La declaración de Salam
En el ámbito político libanés, al término del Consejo de Ministros que presidió por la mañana, el jefe del gobierno libanés, Nawaf Salam, denunció la política de tierra quemada aplicada por Israel en el sur del Líbano para establecer una zona de amortiguamiento, pero al mismo tiempo criticó la aventura en la que la formación proiraní ha arrastrado al país, «convertido en el teatro de la guerra de otros», con un costo humano, social, material y económico excesivamente elevado.

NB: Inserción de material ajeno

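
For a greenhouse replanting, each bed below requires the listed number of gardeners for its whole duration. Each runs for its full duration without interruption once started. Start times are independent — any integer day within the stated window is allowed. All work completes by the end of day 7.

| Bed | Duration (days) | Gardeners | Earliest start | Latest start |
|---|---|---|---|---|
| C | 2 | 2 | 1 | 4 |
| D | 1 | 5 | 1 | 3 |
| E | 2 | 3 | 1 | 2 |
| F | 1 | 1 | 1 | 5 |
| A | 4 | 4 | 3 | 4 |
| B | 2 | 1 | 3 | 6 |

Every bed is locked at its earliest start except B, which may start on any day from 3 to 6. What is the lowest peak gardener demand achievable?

11

B@3: d1:11  d2:5  d3:5  d4:5  d5:4  d6:4  d7:0 → peak 11
B@4: d1:11  d2:5  d3:4  d4:5  d5:5  d6:4  d7:0 → peak 11
B@5: d1:11  d2:5  d3:4  d4:4  d5:5  d6:5  d7:0 → peak 11
B@6: d1:11  d2:5  d3:4  d4:4  d5:4  d6:5  d7:1 → peak 11
Best is B@3, peak 11.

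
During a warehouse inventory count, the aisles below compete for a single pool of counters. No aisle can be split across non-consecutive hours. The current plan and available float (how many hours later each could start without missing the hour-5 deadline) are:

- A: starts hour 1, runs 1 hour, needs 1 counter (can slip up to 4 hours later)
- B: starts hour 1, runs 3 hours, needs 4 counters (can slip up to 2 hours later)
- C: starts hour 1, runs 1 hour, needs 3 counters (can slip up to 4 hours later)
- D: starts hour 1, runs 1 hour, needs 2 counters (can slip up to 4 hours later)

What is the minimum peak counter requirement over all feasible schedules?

Early-start (A@1, B@1, C@1, D@1) gives peak 10: h1:10  h2:4  h3:4  h4:0  h5:0.
Shift B→2, D→5.
Schedule A@1, B@2, C@1, D@5: h1:4  h2:4  h3:4  h4:4  h5:2 — peak 4.
Total counter-hours = 18 over 5 hours ⇒ peak ≥ ⌈18/5⌉ = 4, so 4 is optimal.

4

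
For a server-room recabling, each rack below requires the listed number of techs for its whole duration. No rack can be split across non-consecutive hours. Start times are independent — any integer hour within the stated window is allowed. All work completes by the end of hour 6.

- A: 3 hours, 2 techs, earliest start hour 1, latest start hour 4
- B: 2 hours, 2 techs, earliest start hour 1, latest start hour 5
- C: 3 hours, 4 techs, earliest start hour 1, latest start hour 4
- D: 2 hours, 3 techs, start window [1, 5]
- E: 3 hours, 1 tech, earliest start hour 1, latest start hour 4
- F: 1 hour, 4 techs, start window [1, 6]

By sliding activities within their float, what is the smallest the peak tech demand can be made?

Early-start (A@1, B@1, C@1, D@1, E@1, F@1) gives peak 16: h1:16  h2:12  h3:7  h4:0  h5:0  h6:0.
Shift B→4, D→4, E→4, F→6.
Schedule A@1, B@4, C@1, D@4, E@4, F@6: h1:6  h2:6  h3:6  h4:6  h5:6  h6:5 — peak 6.
Total tech-hours = 35 over 6 hours ⇒ peak ≥ ⌈35/6⌉ = 6, so 6 is optimal.

6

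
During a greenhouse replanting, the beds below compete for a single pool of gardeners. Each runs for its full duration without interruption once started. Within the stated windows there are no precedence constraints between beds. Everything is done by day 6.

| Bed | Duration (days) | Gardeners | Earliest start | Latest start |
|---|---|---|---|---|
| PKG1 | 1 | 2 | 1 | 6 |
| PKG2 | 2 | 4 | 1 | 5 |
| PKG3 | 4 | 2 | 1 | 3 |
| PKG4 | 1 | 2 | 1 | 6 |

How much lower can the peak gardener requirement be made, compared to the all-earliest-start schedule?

6

Early-start peak: d1:10  d2:6  d3:2  d4:2  d5:0  d6:0 ⇒ 10.
Leveled (PKG1@1, PKG2@5, PKG3@1, PKG4@2): d1:4  d2:4  d3:2  d4:2  d5:4  d6:4 ⇒ 4.
Reduction 10 − 4 = 6.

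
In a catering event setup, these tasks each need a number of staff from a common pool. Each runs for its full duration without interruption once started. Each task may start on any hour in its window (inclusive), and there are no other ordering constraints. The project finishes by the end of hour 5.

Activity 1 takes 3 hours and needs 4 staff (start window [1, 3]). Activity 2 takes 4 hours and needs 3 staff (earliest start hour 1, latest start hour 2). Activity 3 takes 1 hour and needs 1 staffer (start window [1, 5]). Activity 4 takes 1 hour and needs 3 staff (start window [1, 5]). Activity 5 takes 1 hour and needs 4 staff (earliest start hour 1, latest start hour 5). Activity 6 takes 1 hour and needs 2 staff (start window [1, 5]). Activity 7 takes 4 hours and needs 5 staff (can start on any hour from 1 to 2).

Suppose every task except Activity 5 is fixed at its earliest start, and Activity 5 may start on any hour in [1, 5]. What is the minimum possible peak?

Activity 5@1: h1:22  h2:12  h3:12  h4:8  h5:0 → peak 22
Activity 5@2: h1:18  h2:16  h3:12  h4:8  h5:0 → peak 18
Activity 5@3: h1:18  h2:12  h3:16  h4:8  h5:0 → peak 18
Activity 5@4: h1:18  h2:12  h3:12  h4:12  h5:0 → peak 18
Activity 5@5: h1:18  h2:12  h3:12  h4:8  h5:4 → peak 18
Best is Activity 5@2, peak 18.

18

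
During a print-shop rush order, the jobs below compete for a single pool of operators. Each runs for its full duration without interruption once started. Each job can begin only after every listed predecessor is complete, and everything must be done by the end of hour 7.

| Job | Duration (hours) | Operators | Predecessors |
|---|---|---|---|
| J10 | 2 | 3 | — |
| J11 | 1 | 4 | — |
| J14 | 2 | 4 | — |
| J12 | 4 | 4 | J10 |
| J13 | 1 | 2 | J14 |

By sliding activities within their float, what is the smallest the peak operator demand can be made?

7

Early-start (J10@1, J11@1, J14@1, J12@3, J13@3) gives peak 11: h1:11  h2:7  h3:6  h4:4  h5:4  h6:4  h7:0.
Shift J14→2, J12→4, J13→4.
Schedule J10@1, J11@1, J14@2, J12@4, J13@4: h1:7  h2:7  h3:4  h4:6  h5:4  h6:4  h7:4 — peak 7.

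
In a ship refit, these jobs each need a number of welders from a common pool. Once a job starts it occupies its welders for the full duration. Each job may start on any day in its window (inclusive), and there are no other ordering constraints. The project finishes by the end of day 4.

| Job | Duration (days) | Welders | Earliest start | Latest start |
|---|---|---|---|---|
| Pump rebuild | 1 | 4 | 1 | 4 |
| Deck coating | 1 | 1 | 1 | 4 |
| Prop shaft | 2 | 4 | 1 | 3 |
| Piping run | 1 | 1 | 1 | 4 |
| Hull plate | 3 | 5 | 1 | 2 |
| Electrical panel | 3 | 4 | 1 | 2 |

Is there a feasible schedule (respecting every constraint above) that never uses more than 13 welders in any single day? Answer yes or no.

yes

Schedule Pump rebuild@1, Deck coating@1, Prop shaft@1, Piping run@1, Hull plate@2, Electrical panel@2: d1:10  d2:13  d3:9  d4:9 — peak 13 ≤ 13.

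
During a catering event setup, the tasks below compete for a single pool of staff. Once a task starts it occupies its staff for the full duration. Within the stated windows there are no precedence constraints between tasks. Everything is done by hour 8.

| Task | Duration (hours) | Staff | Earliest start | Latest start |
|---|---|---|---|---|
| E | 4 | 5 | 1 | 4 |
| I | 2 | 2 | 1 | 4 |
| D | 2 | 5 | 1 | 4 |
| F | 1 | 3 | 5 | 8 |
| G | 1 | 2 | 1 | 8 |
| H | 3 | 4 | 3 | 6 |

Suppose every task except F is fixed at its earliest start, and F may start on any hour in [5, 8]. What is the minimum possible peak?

F@5: h1:14  h2:12  h3:9  h4:9  h5:7  h6:0  h7:0  h8:0 → peak 14
F@6: h1:14  h2:12  h3:9  h4:9  h5:4  h6:3  h7:0  h8:0 → peak 14
F@7: h1:14  h2:12  h3:9  h4:9  h5:4  h6:0  h7:3  h8:0 → peak 14
F@8: h1:14  h2:12  h3:9  h4:9  h5:4  h6:0  h7:0  h8:3 → peak 14
Best is F@5, peak 14.

14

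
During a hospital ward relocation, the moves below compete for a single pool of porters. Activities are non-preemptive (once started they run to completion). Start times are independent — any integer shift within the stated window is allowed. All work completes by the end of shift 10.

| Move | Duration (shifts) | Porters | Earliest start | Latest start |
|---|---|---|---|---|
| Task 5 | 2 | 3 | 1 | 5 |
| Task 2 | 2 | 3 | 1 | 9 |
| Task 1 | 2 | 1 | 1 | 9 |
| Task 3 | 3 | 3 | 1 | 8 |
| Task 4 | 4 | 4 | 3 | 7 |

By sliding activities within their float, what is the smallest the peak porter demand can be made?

Early-start (Task 5@1, Task 2@1, Task 1@1, Task 3@1, Task 4@3) gives peak 10: s1:10  s2:10  s3:7  s4:4  s5:4  s6:4  s7:0  s8:0  s9:0  s10:0.
Shift Task 1→3, Task 3→3, Task 4→6.
Schedule Task 5@1, Task 2@1, Task 1@3, Task 3@3, Task 4@6: s1:6  s2:6  s3:4  s4:4  s5:3  s6:4  s7:4  s8:4  s9:4  s10:0 — peak 6.

6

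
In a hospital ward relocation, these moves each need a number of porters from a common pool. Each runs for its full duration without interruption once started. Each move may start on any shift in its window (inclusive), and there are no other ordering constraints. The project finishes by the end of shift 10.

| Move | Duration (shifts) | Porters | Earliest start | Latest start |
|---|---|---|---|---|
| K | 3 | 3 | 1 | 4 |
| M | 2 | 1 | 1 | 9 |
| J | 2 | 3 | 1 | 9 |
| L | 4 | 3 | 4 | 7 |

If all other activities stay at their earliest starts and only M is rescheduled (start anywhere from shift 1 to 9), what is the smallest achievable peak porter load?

6

M@1: s1:7  s2:7  s3:3  s4:3  s5:3  s6:3  s7:3  s8:0  s9:0  s10:0 → peak 7
M@2: s1:6  s2:7  s3:4  s4:3  s5:3  s6:3  s7:3  s8:0  s9:0  s10:0 → peak 7
M@3: s1:6  s2:6  s3:4  s4:4  s5:3  s6:3  s7:3  s8:0  s9:0  s10:0 → peak 6
M@4: s1:6  s2:6  s3:3  s4:4  s5:4  s6:3  s7:3  s8:0  s9:0  s10:0 → peak 6
M@5: s1:6  s2:6  s3:3  s4:3  s5:4  s6:4  s7:3  s8:0  s9:0  s10:0 → peak 6
M@6: s1:6  s2:6  s3:3  s4:3  s5:3  s6:4  s7:4  s8:0  s9:0  s10:0 → peak 6
M@7: s1:6  s2:6  s3:3  s4:3  s5:3  s6:3  s7:4  s8:1  s9:0  s10:0 → peak 6
M@8: s1:6  s2:6  s3:3  s4:3  s5:3  s6:3  s7:3  s8:1  s9:1  s10:0 → peak 6
M@9: s1:6  s2:6  s3:3  s4:3  s5:3  s6:3  s7:3  s8:0  s9:1  s10:1 → peak 6
Best is M@3, peak 6.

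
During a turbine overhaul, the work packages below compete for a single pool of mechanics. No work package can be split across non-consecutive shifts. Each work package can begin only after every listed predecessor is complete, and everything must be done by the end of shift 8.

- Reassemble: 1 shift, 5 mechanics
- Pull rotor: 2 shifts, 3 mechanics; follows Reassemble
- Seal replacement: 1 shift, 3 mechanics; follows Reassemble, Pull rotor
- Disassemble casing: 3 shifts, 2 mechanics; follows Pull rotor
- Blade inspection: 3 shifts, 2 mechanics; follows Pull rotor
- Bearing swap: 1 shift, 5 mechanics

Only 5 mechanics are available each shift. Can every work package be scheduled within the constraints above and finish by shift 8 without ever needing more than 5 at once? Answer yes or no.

yes

Schedule Reassemble@1, Pull rotor@2, Seal replacement@4, Disassemble casing@4, Blade inspection@5, Bearing swap@8: s1:5  s2:3  s3:3  s4:5  s5:4  s6:4  s7:2  s8:5 — peak 5 ≤ 5.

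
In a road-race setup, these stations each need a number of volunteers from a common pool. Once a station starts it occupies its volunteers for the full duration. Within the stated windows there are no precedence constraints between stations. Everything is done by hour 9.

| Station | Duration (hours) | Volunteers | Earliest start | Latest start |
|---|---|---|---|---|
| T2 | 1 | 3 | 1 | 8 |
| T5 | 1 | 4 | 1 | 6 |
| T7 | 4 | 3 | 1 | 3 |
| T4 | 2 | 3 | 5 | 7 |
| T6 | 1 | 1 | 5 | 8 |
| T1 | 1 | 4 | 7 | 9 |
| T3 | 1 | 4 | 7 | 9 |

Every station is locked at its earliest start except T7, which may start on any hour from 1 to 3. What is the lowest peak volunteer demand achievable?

8

T7@1: h1:10  h2:3  h3:3  h4:3  h5:4  h6:3  h7:8  h8:0  h9:0 → peak 10
T7@2: h1:7  h2:3  h3:3  h4:3  h5:7  h6:3  h7:8  h8:0  h9:0 → peak 8
T7@3: h1:7  h2:0  h3:3  h4:3  h5:7  h6:6  h7:8  h8:0  h9:0 → peak 8
Best is T7@2, peak 8.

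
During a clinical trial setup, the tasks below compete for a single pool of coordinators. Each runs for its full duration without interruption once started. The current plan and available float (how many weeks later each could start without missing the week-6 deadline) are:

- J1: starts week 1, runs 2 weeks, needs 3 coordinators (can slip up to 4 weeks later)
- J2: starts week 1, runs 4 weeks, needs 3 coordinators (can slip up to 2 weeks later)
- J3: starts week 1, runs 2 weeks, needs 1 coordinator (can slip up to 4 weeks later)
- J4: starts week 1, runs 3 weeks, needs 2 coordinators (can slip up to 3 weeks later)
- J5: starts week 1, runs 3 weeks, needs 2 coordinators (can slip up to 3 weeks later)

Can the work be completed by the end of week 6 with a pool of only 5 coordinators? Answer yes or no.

no

Total coordinator-weeks = 32; over 6 weeks the average is 32/6 > 5, so some week must exceed 5.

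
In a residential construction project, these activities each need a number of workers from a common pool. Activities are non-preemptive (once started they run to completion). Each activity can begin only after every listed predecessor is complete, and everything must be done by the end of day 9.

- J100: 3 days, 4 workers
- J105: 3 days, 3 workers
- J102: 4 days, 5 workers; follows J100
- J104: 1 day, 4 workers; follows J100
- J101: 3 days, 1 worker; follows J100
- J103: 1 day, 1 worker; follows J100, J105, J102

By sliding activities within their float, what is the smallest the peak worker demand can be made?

Early-start (J100@1, J105@1, J102@4, J104@4, J101@4, J103@8) gives peak 10: d1:7  d2:7  d3:7  d4:10  d5:6  d6:6  d7:5  d8:1  d9:0.
Shift J104→8.
Schedule J100@1, J105@1, J102@4, J104@8, J101@4, J103@8: d1:7  d2:7  d3:7  d4:6  d5:6  d6:6  d7:5  d8:5  d9:0 — peak 7.

7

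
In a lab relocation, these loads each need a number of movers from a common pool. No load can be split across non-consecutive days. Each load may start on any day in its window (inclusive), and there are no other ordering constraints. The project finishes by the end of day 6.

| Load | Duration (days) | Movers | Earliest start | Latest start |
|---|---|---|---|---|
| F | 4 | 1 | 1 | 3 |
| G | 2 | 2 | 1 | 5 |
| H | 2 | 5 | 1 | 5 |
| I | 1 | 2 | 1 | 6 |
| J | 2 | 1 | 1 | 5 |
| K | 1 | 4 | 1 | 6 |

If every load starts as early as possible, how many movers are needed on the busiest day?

Early-start schedule: F@1, G@1, H@1, I@1, J@1, K@1.
Load per day: day 1: 15, day 2: 9, day 3: 1, day 4: 1, day 5: 0, day 6: 0.
Peak is 15.

15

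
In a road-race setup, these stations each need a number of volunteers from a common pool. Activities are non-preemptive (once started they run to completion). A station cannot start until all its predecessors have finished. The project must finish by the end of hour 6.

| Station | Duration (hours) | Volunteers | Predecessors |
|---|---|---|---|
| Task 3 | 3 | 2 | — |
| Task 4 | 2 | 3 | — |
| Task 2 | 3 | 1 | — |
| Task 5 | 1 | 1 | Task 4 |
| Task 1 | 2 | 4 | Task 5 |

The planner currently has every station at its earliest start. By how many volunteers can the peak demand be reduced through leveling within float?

Early-start peak: h1:6  h2:6  h3:4  h4:4  h5:4  h6:0 ⇒ 6.
Leveled (Task 3@1, Task 4@1, Task 2@3, Task 5@3, Task 1@4): h1:5  h2:5  h3:4  h4:5  h5:5  h6:0 ⇒ 5.
Reduction 6 − 5 = 1.

1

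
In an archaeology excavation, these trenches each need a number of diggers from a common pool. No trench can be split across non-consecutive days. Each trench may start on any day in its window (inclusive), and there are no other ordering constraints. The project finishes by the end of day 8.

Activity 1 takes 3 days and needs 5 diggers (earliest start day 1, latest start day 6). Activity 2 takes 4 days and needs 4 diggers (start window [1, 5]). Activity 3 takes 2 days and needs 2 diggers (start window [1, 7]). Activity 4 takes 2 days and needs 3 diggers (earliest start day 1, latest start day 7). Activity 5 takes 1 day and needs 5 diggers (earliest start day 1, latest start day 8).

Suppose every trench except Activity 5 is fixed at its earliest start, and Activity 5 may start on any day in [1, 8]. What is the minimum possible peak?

14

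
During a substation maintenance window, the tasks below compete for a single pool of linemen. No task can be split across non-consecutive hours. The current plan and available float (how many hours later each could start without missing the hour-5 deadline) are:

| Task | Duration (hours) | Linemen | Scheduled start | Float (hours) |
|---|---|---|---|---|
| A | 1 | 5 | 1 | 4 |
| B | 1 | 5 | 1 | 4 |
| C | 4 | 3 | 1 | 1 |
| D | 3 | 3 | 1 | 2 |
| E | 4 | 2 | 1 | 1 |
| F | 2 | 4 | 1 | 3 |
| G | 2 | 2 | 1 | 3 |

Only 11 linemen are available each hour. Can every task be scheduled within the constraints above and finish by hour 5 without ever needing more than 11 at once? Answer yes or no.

yes

Schedule A@1, B@5, C@1, D@1, E@2, F@4, G@2: h1:11  h2:10  h3:10  h4:9  h5:11 — peak 11 ≤ 11.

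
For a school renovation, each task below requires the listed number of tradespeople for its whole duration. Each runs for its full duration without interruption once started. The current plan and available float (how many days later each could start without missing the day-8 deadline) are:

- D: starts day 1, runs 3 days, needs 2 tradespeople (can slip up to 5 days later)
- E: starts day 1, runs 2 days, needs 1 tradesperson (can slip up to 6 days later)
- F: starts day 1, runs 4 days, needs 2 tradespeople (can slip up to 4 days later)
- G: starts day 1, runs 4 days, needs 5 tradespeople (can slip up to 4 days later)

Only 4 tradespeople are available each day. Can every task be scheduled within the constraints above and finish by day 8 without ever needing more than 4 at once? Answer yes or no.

no

Total tradesperson-days = 36; over 8 days the average is 36/8 > 4, so some day must exceed 4.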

«Nada debería consagrar un vínculo entre el conflicto en nuestro territorio y las guerras de otros, en las que no tenemos ningún interés, incluidas las operaciones militares anunciadas como conjuntas y coordinadas con los Guardianes de la Revolución iraníes», estigmatizó, subrayando que su gobierno se esfuerza por sustraer al país de esta guerra por los medios políticos y diplomáticos.